Bond yield and related topics
- July 19, 2022
- Posted by: OptimizeIAS Team
- Category: DPN Topics
Bond yield and related topics
Section: External Sector
Notwithstanding rapid increases in interest rates by the US central bank, the inflation rate for June came in at 9.1%.
Many observers have pointed this to an inversion of the US yield curve and argue that the US central bank will not be able to achieve a soft-landing for the economy.
Further, there has been a tendency of “reverse currency war” as most central banks across the world are trying to raise their interest rates to counter the Fed’s actions and ensure their respective currency stops depreciating against the dollar.
Bond yield curve inversion:
- The yield curve is the graphical representation of yields from bonds (with an equal credit rating) over different time horizons.
- Example– if one was to take the US government bonds of different tenures and plot them according to the yields they provide, one would get the yield curve.
- Under normal circumstances, any economy would have an upward sloping yield curve.
- Meaning-as one buys bonds of longer tenure — one gets higher yields.
- If one is parting with money for a longer duration, the return should be higher. Moreover, a longer tenure also implies that there is a greater risk of failure.
- Bond yield curve becomes inverted when bonds with a tenure of 2 years end up paying out higher yields than bonds with a 10 year tenure.
- Such an inversion of the yield curve essentially suggests that investors expect future growth to be weak.
- When investors suspect that the economy is heading for trouble, they pull out money from short-term risky assets (such as stock markets) and put them in long-term bonds. This causes the prices of the long-term bonds to rise and their yields to fall (bond prices and bond yields are inversely related).
- Inversion of the bond yield curve has become a strong predictor of recessions.
- In the current instance, the US Fed has been raising short-term interest rates, which further increase the short-end of the yield curve while dampening economic activity.
- The process of monetary tightening (raising rate of interest) reduces the money supply and increases the cost of money (that is, the interest rate).
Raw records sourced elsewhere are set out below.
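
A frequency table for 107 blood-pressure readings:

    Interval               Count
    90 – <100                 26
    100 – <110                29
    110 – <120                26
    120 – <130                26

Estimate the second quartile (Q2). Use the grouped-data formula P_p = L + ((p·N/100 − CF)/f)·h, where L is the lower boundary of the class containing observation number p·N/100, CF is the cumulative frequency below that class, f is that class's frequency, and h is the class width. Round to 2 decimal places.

N = 107; target position k = 50/100 · 107 = 53.5.
Cumulative frequencies: 26, 55, 81, 107.
Observation 53.5 falls in the class 100 – <110.
L = 100, CF = 26, f = 29, h = 10.
P50 = 100 + ((53.5 − 26)/29)·10 = 100 + 9.48276 = 109.483.

109.48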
It is mostly done to contain soaring inflation.
- Ideally, any central bank monetary tightening slows down the economy but doesn’t lead to a recession.
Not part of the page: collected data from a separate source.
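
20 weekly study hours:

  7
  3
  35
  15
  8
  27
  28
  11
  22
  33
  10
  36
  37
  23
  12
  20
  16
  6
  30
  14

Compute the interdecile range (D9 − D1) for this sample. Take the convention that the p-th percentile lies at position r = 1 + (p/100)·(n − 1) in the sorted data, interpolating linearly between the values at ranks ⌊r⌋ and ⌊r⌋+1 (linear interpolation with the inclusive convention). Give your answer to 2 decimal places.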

- Increasing the rate of interest reduces private investment and growth.
- When a central bank is successful in slowing down the economy without bringing about a recession, it is called a soft-landing — that is, no one gets hurt.
- But when the actions of the central bank bring about a recession, it is called a hard-landing.
- Example-Given the massive gap between the current US inflation rate — over 9%— and the Fed’s target inflation rate — 2% — most observers expect that the Fed would have to resort to such aggressive monetary tightening that the US economy will end up having a hard-landing.
Reverse currency war:
- Raising interest rates cause capital inflows due to interest rate differential causing appreciation of currency.
- Example– the recent Fed interest hike has led to large scale capital inflows in the US causing appreciation of the dollar to other currencies because the dollar is more in demand than yen, euro, yuan etc.
- This relative weakness of local currency against the dollar makes their exports more competitive.
- For instance, a Chinese or an Indian exporter gets a massive boost. In fact, in the past the US has often accused other countries of keeping its currency weaker against the dollar just to enjoy a trade surplus against the US. This used to be called the currency war.
- Today, every central bank is trying to figure out ways to counter the US Fed and raise their interest rates in order to ensure their currency doesn’t lose too much value against the dollar. This is called the reverse currency war.
- A currency which is losing value to the dollar, finds that it is getting costlier to import crude oil and other commodities that are often traded in dollars.
- But raising the interest rate is not without its own risks. Just like in the US, higher interest rates will decrease the chances of a soft-landing for any other economy.